Tú no. Tú presumías de que follabas. Solías aparecer acompañado de una tía cuyas tetas saltaban bajo su vestido ibicenco —aquella especie de tenue túnica hasta los tobillos que se puso de moda entre las progres— que predicaba la liberación sexual y citaba bibliografía al respecto —algo así como «el combate sexual de los jóvenes»—. Tú la presentabas como «amiga», novia no se podía decir porque era reaccionario, y lo de «compañera» aún no se había inventado en esa acepción. Uno y otra dabais a entender una animosa predisposición a llevar a la práctica la teoría que ella enunciaba a la primera de cambio como una cautivadora profetisa de la auténtica buena nueva que el pueblo oprimido anhelaba oír.
Pero las fuentes mejor informadas de la época recuerdan que cuando te enteraste de que uno había conseguido el privilegio de una sesión práctica con ella, pillaste una buena castaña de la mistela que servían en la tasca de Ángel, tuviste con ella una trifulca de mucha consideración —esta fue notoria porque la montasteis a la salida del cineclub Imagen— y la camaradería revolucionaria no fue obstáculo para que quisieras emprenderla a hostias con él, lo que acertó a impedir a duras penas el Gorrión, que era muy buen chaval, interponiéndose a riesgo de su propia estampa.
Más adelante fuimos a la universidad. Tú no tardaste en facilitarnos libros editados en el extranjero, apuntes a ciclostil, charlas clandestinas en citas peliculeras para las «células» que escogías tú. Y nos asignaste las primeras panfletadas y las acciones de comando que habían de iniciar las movilizaciones y nos hacían carne de porra, comisaría y fichas policiales.
Y menos mal que caímos a tiempo en manos de Jaime, seudónimo «de guerra» de quien vino a ser para nosotros como un hermano mayor que supo orientarnos hacia otros vericuetos y darnos a conocer unas perspectivas más amplias. Lo que nos libró por los pelos de la suerte que han corrido tantos compañeros que purgaron los designios que les habías trazado tú con alguna temporada de chirona y años de esfuerzos quemados y sacrificios en balde antes del naufragio.
Tú no. Tú has sabido navegar sobre todas las aguas. Y buscar puertos seguros donde resguardarte. A favor de los vientos de escisiones y fusiones, de organigramas y siglas. Siempre al abrigo de los puentes de mando.
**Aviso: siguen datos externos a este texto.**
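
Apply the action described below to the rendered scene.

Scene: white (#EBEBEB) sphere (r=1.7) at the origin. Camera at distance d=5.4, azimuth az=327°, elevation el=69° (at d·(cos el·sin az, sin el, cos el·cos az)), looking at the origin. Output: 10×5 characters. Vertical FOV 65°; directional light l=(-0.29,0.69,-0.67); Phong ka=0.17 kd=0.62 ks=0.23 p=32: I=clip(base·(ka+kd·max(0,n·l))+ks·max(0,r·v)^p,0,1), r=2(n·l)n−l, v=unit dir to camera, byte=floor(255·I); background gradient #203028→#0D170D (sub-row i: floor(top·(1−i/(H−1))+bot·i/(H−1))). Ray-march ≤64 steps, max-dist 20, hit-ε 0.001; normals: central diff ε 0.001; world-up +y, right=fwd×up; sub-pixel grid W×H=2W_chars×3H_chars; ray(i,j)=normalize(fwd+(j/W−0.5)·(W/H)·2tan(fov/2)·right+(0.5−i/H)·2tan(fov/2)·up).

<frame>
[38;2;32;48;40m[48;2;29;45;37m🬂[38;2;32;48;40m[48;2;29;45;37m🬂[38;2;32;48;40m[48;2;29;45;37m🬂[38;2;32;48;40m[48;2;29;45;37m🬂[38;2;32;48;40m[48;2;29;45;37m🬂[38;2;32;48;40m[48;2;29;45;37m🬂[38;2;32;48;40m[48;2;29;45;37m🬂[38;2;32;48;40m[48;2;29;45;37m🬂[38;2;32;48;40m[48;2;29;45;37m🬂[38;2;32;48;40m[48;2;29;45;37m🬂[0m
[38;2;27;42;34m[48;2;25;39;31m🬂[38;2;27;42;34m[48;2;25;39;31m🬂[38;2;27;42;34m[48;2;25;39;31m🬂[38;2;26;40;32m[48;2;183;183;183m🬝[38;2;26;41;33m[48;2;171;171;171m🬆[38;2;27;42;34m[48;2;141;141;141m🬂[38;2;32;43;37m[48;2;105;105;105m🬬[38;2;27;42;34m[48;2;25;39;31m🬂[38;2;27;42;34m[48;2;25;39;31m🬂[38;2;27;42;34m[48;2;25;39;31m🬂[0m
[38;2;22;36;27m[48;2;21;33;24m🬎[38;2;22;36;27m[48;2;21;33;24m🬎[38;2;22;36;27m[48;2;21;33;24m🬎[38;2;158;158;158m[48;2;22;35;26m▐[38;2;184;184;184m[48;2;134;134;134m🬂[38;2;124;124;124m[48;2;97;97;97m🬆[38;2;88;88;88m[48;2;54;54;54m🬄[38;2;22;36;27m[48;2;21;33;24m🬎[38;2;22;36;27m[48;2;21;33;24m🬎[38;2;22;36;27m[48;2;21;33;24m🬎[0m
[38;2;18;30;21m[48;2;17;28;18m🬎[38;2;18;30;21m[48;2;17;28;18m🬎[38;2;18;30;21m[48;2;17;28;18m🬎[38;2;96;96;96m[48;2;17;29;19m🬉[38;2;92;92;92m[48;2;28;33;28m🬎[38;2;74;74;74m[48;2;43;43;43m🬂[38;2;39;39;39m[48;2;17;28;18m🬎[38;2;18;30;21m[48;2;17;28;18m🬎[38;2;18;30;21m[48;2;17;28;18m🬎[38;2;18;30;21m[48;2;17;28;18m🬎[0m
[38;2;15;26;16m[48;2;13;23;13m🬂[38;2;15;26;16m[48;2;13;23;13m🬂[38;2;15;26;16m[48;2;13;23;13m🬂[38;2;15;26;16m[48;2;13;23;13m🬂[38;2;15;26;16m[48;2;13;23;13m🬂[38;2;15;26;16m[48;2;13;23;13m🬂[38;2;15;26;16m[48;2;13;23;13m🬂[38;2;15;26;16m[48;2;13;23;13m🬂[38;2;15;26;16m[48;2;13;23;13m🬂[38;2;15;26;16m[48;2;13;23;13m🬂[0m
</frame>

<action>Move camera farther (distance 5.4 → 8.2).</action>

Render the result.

<frame>
[38;2;32;48;40m[48;2;29;45;37m🬂[38;2;32;48;40m[48;2;29;45;37m🬂[38;2;32;48;40m[48;2;29;45;37m🬂[38;2;32;48;40m[48;2;29;45;37m🬂[38;2;32;48;40m[48;2;29;45;37m🬂[38;2;32;48;40m[48;2;29;45;37m🬂[38;2;32;48;40m[48;2;29;45;37m🬂[38;2;32;48;40m[48;2;29;45;37m🬂[38;2;32;48;40m[48;2;29;45;37m🬂[38;2;32;48;40m[48;2;29;45;37m🬂[0m
[38;2;27;42;34m[48;2;25;39;31m🬂[38;2;27;42;34m[48;2;25;39;31m🬂[38;2;27;42;34m[48;2;25;39;31m🬂[38;2;27;42;34m[48;2;25;39;31m🬂[38;2;27;42;34m[48;2;25;39;31m🬂[38;2;27;42;34m[48;2;25;39;31m🬂[38;2;27;42;34m[48;2;25;39;31m🬂[38;2;27;42;34m[48;2;25;39;31m🬂[38;2;27;42;34m[48;2;25;39;31m🬂[38;2;27;42;34m[48;2;25;39;31m🬂[0m
[38;2;22;36;27m[48;2;21;33;24m🬎[38;2;22;36;27m[48;2;21;33;24m🬎[38;2;22;36;27m[48;2;21;33;24m🬎[38;2;22;36;27m[48;2;21;33;24m🬎[38;2;23;37;28m[48;2;152;152;152m🬀[38;2;129;129;129m[48;2;84;84;84m🬆[38;2;41;41;41m[48;2;22;35;26m🬓[38;2;22;36;27m[48;2;21;33;24m🬎[38;2;22;36;27m[48;2;21;33;24m🬎[38;2;22;36;27m[48;2;21;33;24m🬎[0m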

Seguramente por eso, cuando he visto aparecer tu corbata en mi centro de trabajo para inaugurar una «jornada informativa» en la que se nos habían de exponer las nuevas pautas organizativas, es decir, cómo tendríamos que reduplicar nuestros esfuerzos a fin de prestar más servicios con una drástica reducción de los presupuestos; mientras tú hacías uso de la palabra enlazando frases hechas y chorradas con una fluidez profesional, se me ha rebobinado esta película, y, de una manera involuntaria, automática, a iniciativa tal vez de un adormecido subconsciente autogestionario, me he oído a mí mismo arrancándome con el Venceremos y, con gran y grata sorpresa, algunos compañeros y compañeras —bastantes— que se la sabían se han sumado sin más. Cantando a viva voz, con ganas, casi con la misma emoción de cuarenta y cinco años atrás.
Entonces has dirigido los ojos hacia donde yo estaba, me has mirado, me has visto y me has reconocido. Y te has dado cuenta de lo que estaba pensando. Sólo tú has comprendido lo que pasaba.
Y al final han aplaudido todos, incluido tú.